MU Honors Guitar Quartet performing at The Benton Country Club in St. Joseph, Missouri.
In 2010, just one year after the establishment of the University’s first classical guitar program, guitar professor Anthony Glise founded the MU Honors Guitar Quartet. This elite group of guitar majors were pleased to have the opportunity to travel on a mini tour January 20-22. Junior guitar performance major Ryan Marquardt states, “I was very proud to have the fellow members of the MU Honors Guitar Quartet alongside me as we shared this beautiful music. These concerts were also the debut performances of some of my arrangements and one of my compositions, which was very exciting!” Graduate guitar performance student Nick Faller was thrilled with the experience. “This tour has been one of the most rewarding experiences of my musical career and, under the guidance of Anthony Glise, has brought a new level of musicianship and inspiration to the members of the Honors Guitar Quartet. I am extremely excited to continue working with these incredible musicians as we continue to push each other’s musical and technical capabilities to new heights.”
Guitar professor Anthony Glise coordinated the tour as a valuable learning experience for the students but also as a pleasurable listening experience for the audience. Says Glise, “One of the most exciting things about our MU classical guitar program, and the entire School of Music, is that students not only learn their musical trade, but through tours like this, they learn how to launch their careers. I couldn't be more proud of this ensemble; their professionalism, talent, and commitment to the art has been exceptional!” The concerts included solo, duo, and quartet music from the Renaissance through the 21st century. The quartet performed in St. Joseph, MO, Lawrence, KS, and Maryville, MO. In addition, they performed three video shoots, and six live/prerecorded radio shows that were simultaneously broadcast internationally via KFOH-FM web radio. They also performed live on KQ2, St. Joe’s cable news channel which can be seen here.
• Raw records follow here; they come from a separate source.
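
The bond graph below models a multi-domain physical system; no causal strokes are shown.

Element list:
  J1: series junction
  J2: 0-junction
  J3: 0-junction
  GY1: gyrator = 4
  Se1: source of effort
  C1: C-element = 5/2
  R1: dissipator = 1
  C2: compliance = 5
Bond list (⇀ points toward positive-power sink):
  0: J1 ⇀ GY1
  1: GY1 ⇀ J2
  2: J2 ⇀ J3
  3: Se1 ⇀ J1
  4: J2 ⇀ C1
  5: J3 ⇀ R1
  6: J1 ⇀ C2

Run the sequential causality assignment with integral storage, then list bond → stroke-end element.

β3 stroke at J1  (source Se1 imposes e)
β4 stroke at J2  (prefer integral on C1)
β1 stroke at GY1  (J2: bond 4 brought effort, rest push out)
β2 stroke at J3  (J2 effort already set via bond 4)
β5 stroke at R1  (J3: bond 2 brought effort, rest push out)
β0 stroke at GY1  (GY1 both-in/both-out from 1)
β6 stroke at J1  (1-jn J1 has f-setter on 0)

bond 0 →GY1
bond 1 →GY1
bond 2 →J3
bond 3 →J1
bond 4 →J2
bond 5 →R1
bond 6 →J1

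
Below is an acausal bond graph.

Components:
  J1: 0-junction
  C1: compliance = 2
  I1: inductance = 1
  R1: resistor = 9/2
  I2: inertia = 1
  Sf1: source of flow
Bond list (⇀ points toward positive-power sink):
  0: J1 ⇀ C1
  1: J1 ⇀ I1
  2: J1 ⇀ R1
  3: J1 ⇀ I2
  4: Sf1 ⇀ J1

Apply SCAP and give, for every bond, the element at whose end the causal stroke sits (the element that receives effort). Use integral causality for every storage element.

bond 0 |J1
bond 1 |I1
bond 2 |R1
bond 3 |I2
bond 4 |Sf1

b4 stroke at Sf1  (Sf1: flow source, stroke at near end)
b0 stroke at J1  (C1 integral (e out))
b1 stroke at I1  (common-e at J1 fixed by 0)
b2 stroke at R1  (common-e at J1 fixed by 0)
b3 stroke at I2  (0-jn J1 has e-setter on 0)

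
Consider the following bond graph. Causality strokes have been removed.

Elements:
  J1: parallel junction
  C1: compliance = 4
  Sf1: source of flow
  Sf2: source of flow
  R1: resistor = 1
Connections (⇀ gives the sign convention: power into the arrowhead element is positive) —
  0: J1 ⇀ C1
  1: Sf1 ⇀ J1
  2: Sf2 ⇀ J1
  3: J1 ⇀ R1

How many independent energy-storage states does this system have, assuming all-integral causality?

1  (C1 all integral)

b1 |Sf1  (Sf1: flow source, stroke at near end)
b2 |Sf2  (Sf2 (Sf) sets flow on bond)
b0 |J1  (C1 outputs effort q/C1)
b3 |R1  (0-jn J1 has e-setter on 0)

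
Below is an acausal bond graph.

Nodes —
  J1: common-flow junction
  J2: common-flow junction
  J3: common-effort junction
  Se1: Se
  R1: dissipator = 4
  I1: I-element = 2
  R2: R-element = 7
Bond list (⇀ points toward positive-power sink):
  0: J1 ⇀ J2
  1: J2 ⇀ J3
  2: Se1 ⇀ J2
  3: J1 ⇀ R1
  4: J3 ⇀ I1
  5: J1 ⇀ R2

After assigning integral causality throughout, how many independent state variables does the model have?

1  (I1 all integral)

β2 stroke→J2  (Se1 fixes effort; stroke away)
β4 stroke→I1  (prefer integral on I1)
β1 stroke→J3  (J3 needs exactly one e-in)
β0 stroke→J2  (J2 flow already set via bond 1)
β3 stroke→J1  (J1 flow already set via bond 0)
β5 stroke→J1  (common-f at J1 fixed by 0)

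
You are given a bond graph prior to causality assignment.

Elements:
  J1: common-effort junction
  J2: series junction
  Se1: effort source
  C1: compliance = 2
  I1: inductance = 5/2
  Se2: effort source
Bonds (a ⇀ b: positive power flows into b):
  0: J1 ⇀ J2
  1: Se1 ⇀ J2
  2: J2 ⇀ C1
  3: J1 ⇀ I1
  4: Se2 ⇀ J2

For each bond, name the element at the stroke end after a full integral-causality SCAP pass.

#0 |J1
#1 |J2
#2 |J2
#3 |I1
#4 |J2

bond 1 →J2  (Se1 (Se) sets effort on bond)
bond 4 →J2  (Se2 (Se) sets effort on bond)
bond 2 →J2  (C1 integral (e out))
bond 0 →J1  (J2: last free bond brings flow in)
bond 3 →I1  (0-jn J1 has e-setter on 0)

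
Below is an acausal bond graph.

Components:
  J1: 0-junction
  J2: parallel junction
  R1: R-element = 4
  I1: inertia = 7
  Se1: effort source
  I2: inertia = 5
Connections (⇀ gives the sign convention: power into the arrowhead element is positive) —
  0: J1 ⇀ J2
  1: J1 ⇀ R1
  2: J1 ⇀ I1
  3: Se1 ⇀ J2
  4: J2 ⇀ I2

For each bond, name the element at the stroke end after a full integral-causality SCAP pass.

β0 →J1
β1 →R1
β2 →I1
β3 →J2
β4 →I2

b3 |J2  (Se1: effort source, stroke at far end)
b0 |J1  (J2: bond 3 brought effort, rest push out)
b4 |I2  (common-e at J2 fixed by 3)
b1 |R1  (common-e at J1 fixed by 0)
b2 |I1  (common-e at J1 fixed by 0)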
They packed a lot of experience into those three days and that in itself was a great learning experience. Graduate guitar performance student Sam Jennings explains, “The tour was relatively intense. We had probably close to 6 or 7 full performances, some of which were for radio and television. As musicians, we hear a lot about performing for exposure – we certainly got some, but the key part of the trip for me was simply having that back-to-back-to-back performance schedule; you figure out how to really practice for performance, which is so rare for a college student.” Robbie Lawson, Senior BA-Music student, agrees. “I thought the trip was a great experience, it is not common for students like us to have so many performances back to back. Normally you rehearse and rehearse for one or two performances and that's about it. Every day of the trip we performed at least twice, and I think that sort of schedule really helps to allay performance anxiety and build confidence.”